When simple expected-value analysis breaks down, engineers, economist, politicians, and other planners are obligated to consider minimax (alternatively called "maximin") solutions. A minimax solution seeks the best-possible outcome from the worst-case scenario. (The nomenclature difference between "minimax" and "maximin" depends on whether we're looking at the outcome as "cost" or "benefit"; the basic point is the same, that we are trying to make the best of the worst situation.)

Flood protections based on an expected-value estimate will probably be inadequate under a minimax approach. London, like New Orleans, is at high risk for catastrophic flooding, but London's defenses have been designed to handle a flooding that is only expected once in a thousand years.

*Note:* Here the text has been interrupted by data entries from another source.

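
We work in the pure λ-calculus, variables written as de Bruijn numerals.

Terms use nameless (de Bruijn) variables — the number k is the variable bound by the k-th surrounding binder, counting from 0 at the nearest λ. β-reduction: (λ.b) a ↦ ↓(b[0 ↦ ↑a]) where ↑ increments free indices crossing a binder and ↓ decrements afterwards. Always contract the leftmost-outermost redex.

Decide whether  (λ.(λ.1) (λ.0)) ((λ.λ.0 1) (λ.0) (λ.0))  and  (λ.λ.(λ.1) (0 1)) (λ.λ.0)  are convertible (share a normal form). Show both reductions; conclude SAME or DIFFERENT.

Answer: SAME — A ⇓ λ.0, B ⇓ λ.0

Reduction:
Term A:
  start: (λ.(λ.1) (λ.0)) ((λ.λ.0 1) (λ.0) (λ.0))
  →1  (λ.(λ.λ.0 1) (λ.0) (λ.0)) (λ.0)
  →2  (λ.λ.0 1) (λ.0) (λ.0)
  →3  (λ.0 (λ.0)) (λ.0)
  →4  (λ.0) (λ.0)
  →5  λ.0

Term B:
  start: (λ.λ.(λ.1) (0 1)) (λ.λ.0)
  →1  λ.(λ.1) (0 (λ.λ.0))
  →2  λ.0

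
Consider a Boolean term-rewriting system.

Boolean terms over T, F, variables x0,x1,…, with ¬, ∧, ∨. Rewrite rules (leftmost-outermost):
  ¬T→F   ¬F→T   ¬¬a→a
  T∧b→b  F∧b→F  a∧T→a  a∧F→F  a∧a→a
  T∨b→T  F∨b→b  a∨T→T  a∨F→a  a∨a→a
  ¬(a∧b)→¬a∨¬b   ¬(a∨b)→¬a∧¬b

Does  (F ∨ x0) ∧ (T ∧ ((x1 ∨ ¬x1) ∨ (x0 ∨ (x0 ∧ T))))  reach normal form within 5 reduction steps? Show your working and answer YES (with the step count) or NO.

  start: (F ∨ x0) ∧ (T ∧ ((x1 ∨ ¬x1) ∨ (x0 ∨ (x0 ∧ T))))
  →1  x0 ∧ (T ∧ ((x1 ∨ ¬x1) ∨ (x0 ∨ (x0 ∧ T))))
  →2  x0 ∧ ((x1 ∨ ¬x1) ∨ (x0 ∨ (x0 ∧ T)))
  →3  x0 ∧ ((x1 ∨ ¬x1) ∨ (x0 ∨ x0))
  →4  x0 ∧ ((x1 ∨ ¬x1) ∨ x0)

Answer: YES — reaches normal form x0 ∧ ((x1 ∨ ¬x1) ∨ x0) in 4 ≤ 5 steps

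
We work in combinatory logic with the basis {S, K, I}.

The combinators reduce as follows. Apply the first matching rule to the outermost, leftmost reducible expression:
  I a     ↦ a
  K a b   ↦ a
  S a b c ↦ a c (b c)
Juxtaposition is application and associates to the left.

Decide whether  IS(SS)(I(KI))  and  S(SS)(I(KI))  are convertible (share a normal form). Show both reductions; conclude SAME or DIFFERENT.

Term A:
  start: IS(SS)(I(KI))
  step 1: S(SS)(I(KI))
  step 2: S(SS)(KI)

Term B:
  start: S(SS)(I(KI))
  step 1: S(SS)(KI)

Answer: SAME — A ⇓ S(SS)(KI), B ⇓ S(SS)(KI)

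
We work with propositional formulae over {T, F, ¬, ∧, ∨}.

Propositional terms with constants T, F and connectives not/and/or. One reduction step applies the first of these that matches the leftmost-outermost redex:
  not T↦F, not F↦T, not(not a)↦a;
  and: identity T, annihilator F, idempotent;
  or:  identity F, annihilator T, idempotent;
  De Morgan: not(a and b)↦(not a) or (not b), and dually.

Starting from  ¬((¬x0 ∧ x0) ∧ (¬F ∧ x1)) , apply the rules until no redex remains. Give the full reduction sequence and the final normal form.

  start: ¬((¬x0 ∧ x0) ∧ (¬F ∧ x1))
  [1] ¬(¬x0 ∧ x0) ∨ ¬(¬F ∧ x1)
  [2] (¬¬x0 ∨ ¬x0) ∨ ¬(¬F ∧ x1)
  [3] (x0 ∨ ¬x0) ∨ ¬(¬F ∧ x1)
  [4] (x0 ∨ ¬x0) ∨ (¬¬F ∨ ¬x1)
  [5] (x0 ∨ ¬x0) ∨ (F ∨ ¬x1)
  [6] (x0 ∨ ¬x0) ∨ ¬x1

Answer: normal form = (x0 ∨ ¬x0) ∨ ¬x1  (in 6 steps)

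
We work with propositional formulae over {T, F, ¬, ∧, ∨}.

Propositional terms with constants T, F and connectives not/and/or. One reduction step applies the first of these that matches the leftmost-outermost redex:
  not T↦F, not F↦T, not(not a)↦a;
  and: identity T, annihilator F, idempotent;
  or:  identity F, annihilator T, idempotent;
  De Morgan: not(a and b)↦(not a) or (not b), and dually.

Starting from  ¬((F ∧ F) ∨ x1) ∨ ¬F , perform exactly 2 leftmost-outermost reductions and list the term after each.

Answer: after 2 steps: ((¬F ∨ ¬F) ∧ ¬x1) ∨ ¬F

Reduction:
  start: ¬((F ∧ F) ∨ x1) ∨ ¬F
  step 1: (¬(F ∧ F) ∧ ¬x1) ∨ ¬F
  step 2: ((¬F ∨ ¬F) ∧ ¬x1) ∨ ¬F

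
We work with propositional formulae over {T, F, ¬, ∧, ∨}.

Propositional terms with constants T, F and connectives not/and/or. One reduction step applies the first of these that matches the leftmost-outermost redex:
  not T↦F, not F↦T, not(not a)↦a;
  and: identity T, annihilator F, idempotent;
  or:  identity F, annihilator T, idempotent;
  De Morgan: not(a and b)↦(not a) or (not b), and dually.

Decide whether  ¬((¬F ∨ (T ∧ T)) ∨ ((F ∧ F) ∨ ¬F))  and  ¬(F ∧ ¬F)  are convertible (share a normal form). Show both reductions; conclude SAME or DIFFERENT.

Answer: DIFFERENT — A ⇓ F, B ⇓ T

Derivation:
Term A:
  start: ¬((¬F ∨ (T ∧ T)) ∨ ((F ∧ F) ∨ ¬F))
  step 1: ¬(¬F ∨ (T ∧ T)) ∧ ¬((F ∧ F) ∨ ¬F)
  step 2: (¬¬F ∧ ¬(T ∧ T)) ∧ ¬((F ∧ F) ∨ ¬F)
  step 3: (F ∧ ¬(T ∧ T)) ∧ ¬((F ∧ F) ∨ ¬F)
  step 4: F ∧ ¬((F ∧ F) ∨ ¬F)
  step 5: F

Term B:
  start: ¬(F ∧ ¬F)
  step 1: ¬F ∨ ¬¬F
  step 2: T ∨ ¬¬F
  step 3: T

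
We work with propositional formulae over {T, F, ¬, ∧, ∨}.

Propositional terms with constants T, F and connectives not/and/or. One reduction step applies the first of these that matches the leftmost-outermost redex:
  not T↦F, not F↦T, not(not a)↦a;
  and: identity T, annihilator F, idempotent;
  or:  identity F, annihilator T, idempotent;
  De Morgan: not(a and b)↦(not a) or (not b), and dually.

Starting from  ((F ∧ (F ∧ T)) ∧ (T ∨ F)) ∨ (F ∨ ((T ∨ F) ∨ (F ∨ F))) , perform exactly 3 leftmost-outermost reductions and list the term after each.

Answer: after 3 steps: F ∨ ((T ∨ F) ∨ (F ∨ F))

Derivation:
  start: ((F ∧ (F ∧ T)) ∧ (T ∨ F)) ∨ (F ∨ ((T ∨ F) ∨ (F ∨ F)))
  step 1: (F ∧ (T ∨ F)) ∨ (F ∨ ((T ∨ F) ∨ (F ∨ F)))
  step 2: F ∨ (F ∨ ((T ∨ F) ∨ (F ∨ F)))
  step 3: F ∨ ((T ∨ F) ∨ (F ∨ F))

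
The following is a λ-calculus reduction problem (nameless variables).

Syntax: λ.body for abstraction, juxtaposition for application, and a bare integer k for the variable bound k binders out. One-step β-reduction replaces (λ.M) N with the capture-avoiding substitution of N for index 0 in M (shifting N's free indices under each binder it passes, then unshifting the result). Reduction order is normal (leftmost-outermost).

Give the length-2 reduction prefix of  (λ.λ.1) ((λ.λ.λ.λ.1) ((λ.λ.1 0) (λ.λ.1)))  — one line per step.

Answer: after 2 steps: λ.λ.λ.λ.1

Reduction:
  start: (λ.λ.1) ((λ.λ.λ.λ.1) ((λ.λ.1 0) (λ.λ.1)))
  step 1: λ.(λ.λ.λ.λ.1) ((λ.λ.1 0) (λ.λ.1))
  step 2: λ.λ.λ.λ.1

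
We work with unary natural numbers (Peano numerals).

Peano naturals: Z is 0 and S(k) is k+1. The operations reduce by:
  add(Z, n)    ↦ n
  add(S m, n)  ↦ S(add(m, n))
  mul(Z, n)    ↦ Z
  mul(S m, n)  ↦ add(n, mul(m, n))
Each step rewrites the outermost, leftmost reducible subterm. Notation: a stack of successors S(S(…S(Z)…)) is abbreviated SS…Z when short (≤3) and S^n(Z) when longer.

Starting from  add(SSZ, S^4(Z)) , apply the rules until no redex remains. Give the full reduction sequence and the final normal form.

Answer: normal form = S^6(Z)  (in 3 steps)

Working:
  start: add(SSZ, S^4(Z))
  [1] S(add(SZ, S^4(Z)))
  [2] S(S(add(Z, S^4(Z))))
  [3] S^6(Z)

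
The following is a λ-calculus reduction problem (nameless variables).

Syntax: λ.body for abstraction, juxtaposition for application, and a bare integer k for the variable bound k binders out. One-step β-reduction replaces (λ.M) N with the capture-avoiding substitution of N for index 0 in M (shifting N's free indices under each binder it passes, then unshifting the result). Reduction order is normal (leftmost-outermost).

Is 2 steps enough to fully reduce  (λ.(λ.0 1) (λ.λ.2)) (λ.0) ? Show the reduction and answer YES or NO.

  start: (λ.(λ.0 1) (λ.λ.2)) (λ.0)
  step 1: (λ.0 (λ.0)) (λ.λ.λ.0)
  step 2: (λ.λ.λ.0) (λ.0)

Answer: NO — after 2 steps the term is (λ.λ.λ.0) (λ.0), not yet normal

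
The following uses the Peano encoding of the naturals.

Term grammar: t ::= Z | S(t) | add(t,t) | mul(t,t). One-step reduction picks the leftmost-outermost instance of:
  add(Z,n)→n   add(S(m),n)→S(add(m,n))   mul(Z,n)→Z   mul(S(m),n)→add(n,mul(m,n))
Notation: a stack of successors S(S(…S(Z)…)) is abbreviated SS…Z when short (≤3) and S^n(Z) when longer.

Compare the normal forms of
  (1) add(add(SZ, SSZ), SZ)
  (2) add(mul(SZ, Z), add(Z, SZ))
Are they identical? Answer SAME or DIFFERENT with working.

Answer: DIFFERENT — A ⇓ S^4(Z), B ⇓ SZ

Derivation:
Term A:
  start: add(add(SZ, SSZ), SZ)
  [1] add(S(add(Z, SSZ)), SZ)
  [2] S(add(add(Z, SSZ), SZ))
  [3] S(add(SSZ, SZ))
  [4] S(S(add(SZ, SZ)))
  [5] S(S(S(add(Z, SZ))))
  [6] S^4(Z)

Term B:
  start: add(mul(SZ, Z), add(Z, SZ))
  [1] add(add(Z, mul(Z, Z)), add(Z, SZ))
  [2] add(mul(Z, Z), add(Z, SZ))
  [3] add(Z, add(Z, SZ))
  [4] add(Z, SZ)
  [5] SZ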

In the case of New Orleans, it's evident that the worst-case scenario (or something close to it) has come true. But the risk has been clearly known for years, and it's clear that major hurricanes are bound to strike virtually every part of the US Gulf and Atlantic coasts.

The expected-value method breaks down for events of this magnitude. If we insist on inadequately preparing major cities for catastrophic events by using minimax preparations, then we can expect disaster when another hurricane hits New York, or when another massive power failure blacks out a quarter of the country, or when the big earthquake finally hits Los Angeles.

When an event is certain in the long run, there's no excuse for not using the minimax approach.